Na Itália, domingo ainda é, tradicionalmente, dia de acompanhar a Fórmula 1 na TV. No Corriere dello Sport salta a vista o nome Senna. É o piloto Bruno Senna, que depois de 17 anos da morte de seu tio, faz com que as lembranças de Ayrton venham ainda mais a tona. É bom voltar a ver um Senna correr, diz um jovem que está no bar do circuito. Enquanto isso, um dos funcionários explica como se faz para chegar ao local onde existia a curva Tamburello.

Na área interna do circuito, está o Parco Acque Minerali. Caminhando pelas trilhas, ouve-se de repente alguns brasileiros. É um grupo que foi conhecer o lugar onde, ainda hoje, pessoas de todo o mundo prestam suas homenagens ao piloto. O caminho leva ao lado oposto daquele onde Senna não venceu sua última curva. O muro da Tamburello não existe mais, tampouco o antigo traçado, que hoje é de um “S”. Mas as fitas, flores, bandeiras e outras lembranças indicam que foi ali que Senna morreu. Um pouco mais adiante, o encontro com Ayrton.

O piloto foi imortalizado numa estátua de bronze, na qual foi retratado com expressão triste, cabisbaixa, como se pensasse em algo que jamais se pudesse acontecer.

– Ninguém jamais vai tocar meu coração como você tocou, saudades campeão, diz a mensagem em italiano escrita na base da estátua, ou melhor, obra de arte.

Ela foi feita pelo escultor italiano Stefano Pierotti e inaugurada em 1997. Além da imagem principal de Senna, nas laterais existem outras formas. Numa Ayrton é visto de costas, carregando o capacete, como se estivesse caminhando para o lado da vida eterna. Em outra parte, Senna é retratado pilotando, o seu fórmula 1 aparece numa pista invisível e, ainda, vê-se a imagem do campeão levantando o troféu da corrida. Por fim, assim como Senna, seu fórmula 1 foi esculpido como se estivesse passando para o outro lado, somente os aerofólios ficaram de fora junto com o capacete, que parece estar flutuando. As flores de plástico, colocadas nas mãos de Senna, desafiam o tempo.

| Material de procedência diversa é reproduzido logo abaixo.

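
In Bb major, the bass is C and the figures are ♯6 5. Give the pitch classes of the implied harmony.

C, Eb, G, A#

The written figures ♯6 5 are shorthand for 6/5/3: the 3 is implied.
A third above C in this key is Eb.
A fifth above C in this key is G.
A sixth above C in this key is A, raised to A# by the sharp.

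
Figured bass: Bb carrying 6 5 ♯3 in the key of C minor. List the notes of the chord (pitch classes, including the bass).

A third above Bb in this key is D, raised to D# by the sharp.
A fifth above Bb in this key is F.
A sixth above Bb in this key is G.

Bb, D#, F, G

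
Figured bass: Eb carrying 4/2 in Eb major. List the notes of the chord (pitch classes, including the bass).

The written figures 4/2 are shorthand for 6/4/2: the 6 is implied.
A second above Eb in this key is F.
A fourth above Eb in this key is Ab.
A sixth above Eb in this key is C.
Together with the bass Eb, this spells F minor seventh in third inversion.

Eb, F, Ab, C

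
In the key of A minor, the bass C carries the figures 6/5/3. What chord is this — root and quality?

The figures 6/5/3 indicate a seventh chord in first inversion.
In first inversion the root lies a sixth above the bass: a sixth above C in A minor is A.
The chord tones are C, E, G, A, giving A minor seventh.

A minor seventh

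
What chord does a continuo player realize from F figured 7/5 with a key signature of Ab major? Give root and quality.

The figures 7/5 indicate a seventh chord in root position.
In root position the bass is the root, so the root is F.
The chord tones are F, Ab, C, Eb, giving F minor seventh.

F minor seventh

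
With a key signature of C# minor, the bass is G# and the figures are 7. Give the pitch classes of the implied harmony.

The written figures 7 are shorthand for 7/5/3: the 5/3 are implied.
A third above G# in this key is B.
A fifth above G# in this key is D#.
A seventh above G# in this key is F#.
Together with the bass G#, this spells G# minor seventh in root position.

G#, B, D#, F#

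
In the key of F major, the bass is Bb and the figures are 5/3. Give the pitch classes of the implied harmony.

Bb, D, F

A third above Bb in this key is D.
A fifth above Bb in this key is F.
Together with the bass Bb, this spells Bb major in root position.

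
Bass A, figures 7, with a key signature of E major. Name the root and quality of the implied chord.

A major seventh

The figures 7 indicate a seventh chord in root position.
In root position the bass is the root, so the root is A.
The chord tones are A, C#, E, G#, giving A major seventh.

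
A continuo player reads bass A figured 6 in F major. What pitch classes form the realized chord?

The written figures 6 are shorthand for 6/3: the 3 is implied.
A third above A in this key is C.
A sixth above A in this key is F.
Together with the bass A, this spells F major in first inversion.

A, C, F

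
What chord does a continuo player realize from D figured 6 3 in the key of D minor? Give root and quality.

The figures 6 3 indicate a triad in first inversion.
In first inversion the root lies a sixth above the bass: a sixth above D in D minor is Bb.
The chord tones are D, F, Bb, giving Bb major.

Bb major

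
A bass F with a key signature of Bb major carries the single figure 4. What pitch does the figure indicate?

Bb

Counting 3 letter steps above F lands on B; in Bb major, that letter is Bb.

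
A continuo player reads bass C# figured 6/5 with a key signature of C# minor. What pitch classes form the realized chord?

The written figures 6/5 are shorthand for 6/5/3: the 3 is implied.
A third above C# in this key is E.
A fifth above C# in this key is G#.
A sixth above C# in this key is A.
Together with the bass C#, this spells A major seventh in first inversion.

C#, E, G#, A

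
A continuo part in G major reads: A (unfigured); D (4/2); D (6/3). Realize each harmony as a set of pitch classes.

A (5/3): A, C, E.
D (6/4/2): D, E, G, B.
D (6/3): D, F#, B.

A, C, E | D, E, G, B | D, F#, B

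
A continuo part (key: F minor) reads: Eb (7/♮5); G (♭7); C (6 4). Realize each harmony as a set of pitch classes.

Eb, G, B, Db | G, Bb, Db, Fb | C, F, Ab

Eb (7/♮5/3): Eb, G, B, Db.
G (b7/5/3): G, Bb, Db, Fb.
C (6/4): C, F, Ab.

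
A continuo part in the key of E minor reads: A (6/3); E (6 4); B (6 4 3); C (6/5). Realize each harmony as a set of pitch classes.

A (6/3): A, C, F#.
E (6/4): E, A, C.
B (6/4/3): B, D, E, G.
C (6/5/3): C, E, G, A.

A, C, F# | E, A, C | B, D, E, G | C, E, G, A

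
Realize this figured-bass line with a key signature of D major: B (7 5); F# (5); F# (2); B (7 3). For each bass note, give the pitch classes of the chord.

B, D, F#, A | F#, A, C# | F#, G, B, D | B, D, F#, A

B (7/5/3): B, D, F#, A.
F# (5/3): F#, A, C#.
F# (6/4/2): F#, G, B, D.
B (7/5/3): B, D, F#, A.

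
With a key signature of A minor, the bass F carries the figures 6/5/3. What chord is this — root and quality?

D minor seventh

The figures 6/5/3 indicate a seventh chord in first inversion.
In first inversion the root lies a sixth above the bass: a sixth above F in A minor is D.
The chord tones are F, A, C, D, giving D minor seventh.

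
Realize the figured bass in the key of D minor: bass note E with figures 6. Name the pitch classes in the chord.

E, G, C

The written figures 6 are shorthand for 6/3: the 3 is implied.
A third above E in this key is G.
A sixth above E in this key is C.
Together with the bass E, this spells C major in first inversion.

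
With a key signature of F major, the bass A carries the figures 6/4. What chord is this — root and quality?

The figures 6/4 indicate a triad in second inversion.
In second inversion the root lies a fourth above the bass: a fourth above A in F major is D.
The chord tones are A, D, F, giving D minor.

D minor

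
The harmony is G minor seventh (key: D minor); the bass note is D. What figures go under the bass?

D is the fifth of G minor seventh, so the chord is in second inversion.
A seventh chord in second inversion is figured 6/4/3, conventionally abbreviated 4/3.

4/3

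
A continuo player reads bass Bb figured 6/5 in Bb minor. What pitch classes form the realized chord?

Bb, Db, F, Gb

The written figures 6/5 are shorthand for 6/5/3: the 3 is implied.
A third above Bb in this key is Db.
A fifth above Bb in this key is F.
A sixth above Bb in this key is Gb.
Together with the bass Bb, this spells Gb major seventh in first inversion.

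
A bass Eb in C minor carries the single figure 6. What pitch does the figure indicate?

Counting 5 letter steps above Eb lands on C; in C minor, that letter is C.

C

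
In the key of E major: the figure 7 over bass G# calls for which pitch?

F#

Counting 6 letter steps above G# lands on F; in E major, that letter is F#.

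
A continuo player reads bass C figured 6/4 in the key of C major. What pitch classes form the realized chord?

A fourth above C in this key is F.
A sixth above C in this key is A.
Together with the bass C, this spells F major in second inversion.

C, F, A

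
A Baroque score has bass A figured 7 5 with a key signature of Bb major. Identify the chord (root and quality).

A half-diminished seventh

The figures 7 5 indicate a seventh chord in root position.
In root position the bass is the root, so the root is A.
The chord tones are A, C, Eb, G, giving A half-diminished seventh.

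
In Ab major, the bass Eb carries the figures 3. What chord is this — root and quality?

Eb major

The figures 3 indicate a triad in root position.
In root position the bass is the root, so the root is Eb.
The chord tones are Eb, G, Bb, giving Eb major.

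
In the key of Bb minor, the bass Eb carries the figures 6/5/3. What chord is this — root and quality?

The figures 6/5/3 indicate a seventh chord in first inversion.
In first inversion the root lies a sixth above the bass: a sixth above Eb in Bb minor is C.
The chord tones are Eb, Gb, Bb, C, giving C half-diminished seventh.

C half-diminished seventh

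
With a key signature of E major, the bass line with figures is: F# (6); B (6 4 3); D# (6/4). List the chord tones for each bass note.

F# (6/3): F#, A, D#.
B (6/4/3): B, D#, E, G#.
D# (6/4): D#, G#, B.

F#, A, D# | B, D#, E, G# | D#, G#, B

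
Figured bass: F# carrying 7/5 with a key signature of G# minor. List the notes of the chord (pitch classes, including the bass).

The written figures 7/5 are shorthand for 7/5/3: the 3 is implied.
A third above F# in this key is A#.
A fifth above F# in this key is C#.
A seventh above F# in this key is E.
Together with the bass F#, this spells F# dominant seventh in root position.

F#, A#, C#, E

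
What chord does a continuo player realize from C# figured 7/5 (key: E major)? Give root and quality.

The figures 7/5 indicate a seventh chord in root position.
In root position the bass is the root, so the root is C#.
The chord tones are C#, E, G#, B, giving C# minor seventh.

C# minor seventh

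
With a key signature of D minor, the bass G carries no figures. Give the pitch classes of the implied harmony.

An unfigured bass implies 5/3.
A third above G in this key is Bb.
A fifth above G in this key is D.
Together with the bass G, this spells G minor in root position.

G, Bb, D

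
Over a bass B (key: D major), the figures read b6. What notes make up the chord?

The written figures b6 are shorthand for 6/3: the 3 is implied.
A third above B in this key is D.
A sixth above B in this key is G, lowered to Gb by the flat.

B, D, Gb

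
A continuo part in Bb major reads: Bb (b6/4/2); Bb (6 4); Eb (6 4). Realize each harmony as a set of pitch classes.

Bb (b6/4/2): Bb, C, Eb, Gb.
Bb (6/4): Bb, Eb, G.
Eb (6/4): Eb, A, C.

Bb, C, Eb, Gb | Bb, Eb, G | Eb, A, C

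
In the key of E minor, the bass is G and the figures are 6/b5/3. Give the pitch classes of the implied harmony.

G, B, Db, E

A third above G in this key is B.
A fifth above G in this key is D, lowered to Db by the flat.
A sixth above G in this key is E.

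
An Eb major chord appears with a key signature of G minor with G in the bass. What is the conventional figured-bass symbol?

G is the third of Eb major, so the chord is in first inversion.
A triad in first inversion is figured 6/3, conventionally abbreviated 6.

6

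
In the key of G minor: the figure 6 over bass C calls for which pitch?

Counting 5 letter steps above C lands on A; in G minor, that letter is A.

A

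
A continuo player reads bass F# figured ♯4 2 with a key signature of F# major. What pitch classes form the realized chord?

F#, G#, B#, D#

The written figures ♯4 2 are shorthand for 6/4/2: the 6 is implied.
A second above F# in this key is G#.
A fourth above F# in this key is B, raised to B# by the sharp.
A sixth above F# in this key is D#.
Together with the bass F#, this spells G# dominant seventh in third inversion.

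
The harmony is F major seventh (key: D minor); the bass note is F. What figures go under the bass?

7

F is the root of F major seventh, so the chord is in root position.
A seventh chord in root position is figured 7/5/3, conventionally abbreviated 7.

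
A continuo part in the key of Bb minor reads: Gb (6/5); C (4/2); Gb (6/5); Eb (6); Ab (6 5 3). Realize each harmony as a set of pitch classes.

Gb (6/5/3): Gb, Bb, Db, Eb.
C (6/4/2): C, Db, F, Ab.
Gb (6/5/3): Gb, Bb, Db, Eb.
Eb (6/3): Eb, Gb, C.
Ab (6/5/3): Ab, C, Eb, F.

Gb, Bb, Db, Eb | C, Db, F, Ab | Gb, Bb, Db, Eb | Eb, Gb, C | Ab, C, Eb, F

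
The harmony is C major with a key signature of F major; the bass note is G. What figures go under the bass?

6/4

G is the fifth of C major, so the chord is in second inversion.
A triad in second inversion is figured 6/4, conventionally abbreviated 6/4.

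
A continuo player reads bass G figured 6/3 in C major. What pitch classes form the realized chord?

A third above G in this key is B.
A sixth above G in this key is E.
Together with the bass G, this spells E minor in first inversion.

G, B, E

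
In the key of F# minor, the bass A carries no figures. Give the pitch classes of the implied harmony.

An unfigured bass implies 5/3.
A third above A in this key is C#.
A fifth above A in this key is E.
Together with the bass A, this spells A major in root position.

A, C#, E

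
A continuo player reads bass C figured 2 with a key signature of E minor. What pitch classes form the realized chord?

C, D, F#, A

The written figures 2 are shorthand for 6/4/2: the 6/4 are implied.
A second above C in this key is D.
A fourth above C in this key is F#.
A sixth above C in this key is A.
Together with the bass C, this spells D dominant seventh in third inversion.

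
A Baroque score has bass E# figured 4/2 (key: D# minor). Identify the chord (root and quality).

F# major seventh

The figures 4/2 indicate a seventh chord in third inversion.
In third inversion the root lies a second above the bass: a second above E# in D# minor is F#.
The chord tones are E#, F#, A#, C#, giving F# major seventh.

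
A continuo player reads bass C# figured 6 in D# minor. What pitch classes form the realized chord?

The written figures 6 are shorthand for 6/3: the 3 is implied.
A third above C# in this key is E#.
A sixth above C# in this key is A#.
Together with the bass C#, this spells A# minor in first inversion.

C#, E#, A#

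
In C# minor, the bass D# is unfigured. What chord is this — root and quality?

D# diminished

An unfigured bass indicates a triad in root position.
In root position the bass is the root, so the root is D#.
The chord tones are D#, F#, A, giving D# diminished.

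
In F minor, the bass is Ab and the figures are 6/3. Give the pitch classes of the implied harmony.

A third above Ab in this key is C.
A sixth above Ab in this key is F.
Together with the bass Ab, this spells F minor in first inversion.

Ab, C, F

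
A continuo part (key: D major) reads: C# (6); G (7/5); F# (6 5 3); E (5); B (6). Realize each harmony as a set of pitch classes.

C#, E, A | G, B, D, F# | F#, A, C#, D | E, G, B | B, D, G

C# (6/3): C#, E, A.
G (7/5/3): G, B, D, F#.
F# (6/5/3): F#, A, C#, D.
E (5/3): E, G, B.
B (6/3): B, D, G.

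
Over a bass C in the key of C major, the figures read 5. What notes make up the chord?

The written figures 5 are shorthand for 5/3: the 3 is implied.
A third above C in this key is E.
A fifth above C in this key is G.
Together with the bass C, this spells C major in root position.

C, E, G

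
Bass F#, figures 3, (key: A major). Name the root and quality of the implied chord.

The figures 3 indicate a triad in root position.
In root position the bass is the root, so the root is F#.
The chord tones are F#, A, C#, giving F# minor.

F# minor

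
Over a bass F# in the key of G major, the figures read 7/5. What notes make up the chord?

F#, A, C, E

The written figures 7/5 are shorthand for 7/5/3: the 3 is implied.
A third above F# in this key is A.
A fifth above F# in this key is C.
A seventh above F# in this key is E.
Together with the bass F#, this spells F# half-diminished seventh in root position.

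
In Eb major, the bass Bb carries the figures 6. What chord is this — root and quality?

The figures 6 indicate a triad in first inversion.
In first inversion the root lies a sixth above the bass: a sixth above Bb in Eb major is G.
The chord tones are Bb, D, G, giving G minor.

G minor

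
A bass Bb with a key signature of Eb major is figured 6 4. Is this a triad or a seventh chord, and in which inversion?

triad, second inversion

Intervals of 6/4 above the bass form a triad; the bass is the fifth, so this is second inversion.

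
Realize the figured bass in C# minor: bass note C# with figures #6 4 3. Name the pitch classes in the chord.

C#, E, F#, A#

A third above C# in this key is E.
A fourth above C# in this key is F#.
A sixth above C# in this key is A, raised to A# by the sharp.
Together with the bass C#, this spells F# dominant seventh in second inversion.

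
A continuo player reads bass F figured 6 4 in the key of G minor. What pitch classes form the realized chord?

A fourth above F in this key is Bb.
A sixth above F in this key is D.
Together with the bass F, this spells Bb major in second inversion.

F, Bb, D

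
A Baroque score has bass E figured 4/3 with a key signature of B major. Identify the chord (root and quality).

The figures 4/3 indicate a seventh chord in second inversion.
In second inversion the root lies a fourth above the bass: a fourth above E in B major is A#.
The chord tones are E, G#, A#, C#, giving A# half-diminished seventh.

A# half-diminished seventh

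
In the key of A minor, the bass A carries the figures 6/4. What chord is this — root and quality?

The figures 6/4 indicate a triad in second inversion.
In second inversion the root lies a fourth above the bass: a fourth above A in A minor is D.
The chord tones are A, D, F, giving D minor.

D minor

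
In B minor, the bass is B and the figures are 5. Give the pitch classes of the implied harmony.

B, D, F#

The written figures 5 are shorthand for 5/3: the 3 is implied.
A third above B in this key is D.
A fifth above B in this key is F#.
Together with the bass B, this spells B minor in root position.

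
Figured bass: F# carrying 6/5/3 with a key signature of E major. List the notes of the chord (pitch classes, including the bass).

F#, A, C#, D#

A third above F# in this key is A.
A fifth above F# in this key is C#.
A sixth above F# in this key is D#.
Together with the bass F#, this spells D# half-diminished seventh in first inversion.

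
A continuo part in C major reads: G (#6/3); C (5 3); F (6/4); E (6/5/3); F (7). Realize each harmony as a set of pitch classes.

G, B, E# | C, E, G | F, B, D | E, G, B, C | F, A, C, E

G (#6/3): G, B, E#.
C (5/3): C, E, G.
F (6/4): F, B, D.
E (6/5/3): E, G, B, C.
F (7/5/3): F, A, C, E.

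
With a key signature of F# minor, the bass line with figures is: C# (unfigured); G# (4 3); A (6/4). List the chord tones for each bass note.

C# (5/3): C#, E, G#.
G# (6/4/3): G#, B, C#, E.
A (6/4): A, D, F#.

C#, E, G# | G#, B, C#, E | A, D, F#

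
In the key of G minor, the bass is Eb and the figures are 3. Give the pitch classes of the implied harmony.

The written figures 3 are shorthand for 5/3: the 5 is implied.
A third above Eb in this key is G.
A fifth above Eb in this key is Bb.
Together with the bass Eb, this spells Eb major in root position.

Eb, G, Bb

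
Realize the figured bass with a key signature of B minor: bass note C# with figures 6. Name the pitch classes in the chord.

C#, E, A

The written figures 6 are shorthand for 6/3: the 3 is implied.
A third above C# in this key is E.
A sixth above C# in this key is A.
Together with the bass C#, this spells A major in first inversion.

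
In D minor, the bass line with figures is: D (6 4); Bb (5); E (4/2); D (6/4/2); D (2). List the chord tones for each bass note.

D, G, Bb | Bb, D, F | E, F, A, C | D, E, G, Bb | D, E, G, Bb

D (6/4): D, G, Bb.
Bb (5/3): Bb, D, F.
E (6/4/2): E, F, A, C.
D (6/4/2): D, E, G, Bb.
D (6/4/2): D, E, G, Bb.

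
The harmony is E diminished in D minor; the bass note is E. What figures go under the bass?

E is the root of E diminished, so the chord is in root position.
A triad in root position is figured 5/3, conventionally abbreviated (no figures — root-position triad).

no figures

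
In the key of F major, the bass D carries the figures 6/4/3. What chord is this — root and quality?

The figures 6/4/3 indicate a seventh chord in second inversion.
In second inversion the root lies a fourth above the bass: a fourth above D in F major is G.
The chord tones are D, F, G, Bb, giving G minor seventh.

G minor seventh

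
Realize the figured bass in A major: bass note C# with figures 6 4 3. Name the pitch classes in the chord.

C#, E, F#, A

A third above C# in this key is E.
A fourth above C# in this key is F#.
A sixth above C# in this key is A.
Together with the bass C#, this spells F# minor seventh in second inversion.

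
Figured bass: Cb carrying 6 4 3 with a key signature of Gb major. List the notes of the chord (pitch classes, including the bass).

A third above Cb in this key is Eb.
A fourth above Cb in this key is F.
A sixth above Cb in this key is Ab.
Together with the bass Cb, this spells F half-diminished seventh in second inversion.

Cb, Eb, F, Ab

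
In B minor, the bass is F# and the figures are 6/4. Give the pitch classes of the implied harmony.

F#, B, D

A fourth above F# in this key is B.
A sixth above F# in this key is D.
Together with the bass F#, this spells B minor in second inversion.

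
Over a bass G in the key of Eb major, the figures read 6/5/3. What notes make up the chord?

G, Bb, D, Eb

A third above G in this key is Bb.
A fifth above G in this key is D.
A sixth above G in this key is Eb.
Together with the bass G, this spells Eb major seventh in first inversion.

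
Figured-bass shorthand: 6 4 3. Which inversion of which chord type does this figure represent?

seventh chord, second inversion

Intervals of 6/4/3 above the bass form a seventh chord; the bass is the fifth, so this is second inversion.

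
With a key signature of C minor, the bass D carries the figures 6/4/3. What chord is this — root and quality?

The figures 6/4/3 indicate a seventh chord in second inversion.
In second inversion the root lies a fourth above the bass: a fourth above D in C minor is G.
The chord tones are D, F, G, Bb, giving G minor seventh.

G minor seventh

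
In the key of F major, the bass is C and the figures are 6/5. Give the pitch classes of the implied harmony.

The written figures 6/5 are shorthand for 6/5/3: the 3 is implied.
A third above C in this key is E.
A fifth above C in this key is G.
A sixth above C in this key is A.
Together with the bass C, this spells A minor seventh in first inversion.

C, E, G, A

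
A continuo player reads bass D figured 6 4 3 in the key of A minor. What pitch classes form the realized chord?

D, F, G, B

A third above D in this key is F.
A fourth above D in this key is G.
A sixth above D in this key is B.
Together with the bass D, this spells G dominant seventh in second inversion.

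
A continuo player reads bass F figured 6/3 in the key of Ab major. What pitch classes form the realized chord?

F, Ab, Db

A third above F in this key is Ab.
A sixth above F in this key is Db.
Together with the bass F, this spells Db major in first inversion.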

Em frente, no alambrado da pista, mais homenagens. Uma bandeira do Brasil, recados de fãs russos e alemães, fotos de Ayrton e mensagens de saudade. Recentemente, parte de um cartaz de divulgação do documentário “Senna” também foi pendurado. Lá está escrito: “Senna: sem medo, sem limite, sem igual”.

Rafael Belincanta, Ímola, 29 agosto 2011.